Dari sisi permintaan fisik, Asia tetap menjadi penopang kuat bagi harga emas. Berdasarkan data Reuters, impor bersih emas oleh China melalui Hong Kong melonjak lebih dari dua kali lipat pada bulan April dibandingkan Maret, sekaligus menjadi yang tertinggi sejak Maret 2024. Ini menunjukkan bahwa minat beli dari konsumen Asia tetap tinggi meskipun kondisi global masih bergejolak.
Faktor geopolitik juga turut memainkan peran penting dalam menjaga daya tarik emas. Rusia kembali meluncurkan serangan udara ke Ukraina selama tiga malam berturut-turut, memperburuk eskalasi konflik dan meningkatkan ketegangan internasional. Reaksi keras dari Trump terhadap aksi Rusia tersebut menggarisbawahi bahwa risiko geopolitik tetap tinggi dan berpotensi meningkatkan permintaan terhadap aset safe haven seperti emas.
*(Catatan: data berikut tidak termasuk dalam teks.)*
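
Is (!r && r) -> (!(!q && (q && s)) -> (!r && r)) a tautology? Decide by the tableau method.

Assume the negation and expand:
Initial set: {F ((!r && r) -> (!(!q && (q && s)) -> (!r && r)))}.
F ((!r && r) -> (!(!q && (q && s)) -> (!r && r))): α-rule — add T (!r && r), F (!(!q && (q && s)) -> (!r && r)).
T (!r && r): α-rule — add T !r, T r.
× closes — contains both r and !r.
All 1 branch closes.
Every branch closed, so the negation is unsatisfiable and the formula is valid.

Valid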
Sepanjang pekan ini, fokus pasar akan tertuju pada sejumlah data ekonomi utama dari AS, termasuk laporan pesanan barang tahan lama, notulen rapat FOMC, data produk domestik bruto (PDB) kuartal pertama, dan indeks inflasi PCE. Seluruh rilis data ini diperkirakan akan memicu volatilitas tambahan di pasar logam mulia.
Andy menekankan bahwa meskipun pergerakan harga saat ini tampak stabil, emas tetap menjadi pilihan strategis di tengah ketidakpastian ekonomi dan politik global.
"Jika pasar kembali berada dalam mode risk-off, harga emas bisa dengan cepat melanjutkan penguatannya," pungkasnya.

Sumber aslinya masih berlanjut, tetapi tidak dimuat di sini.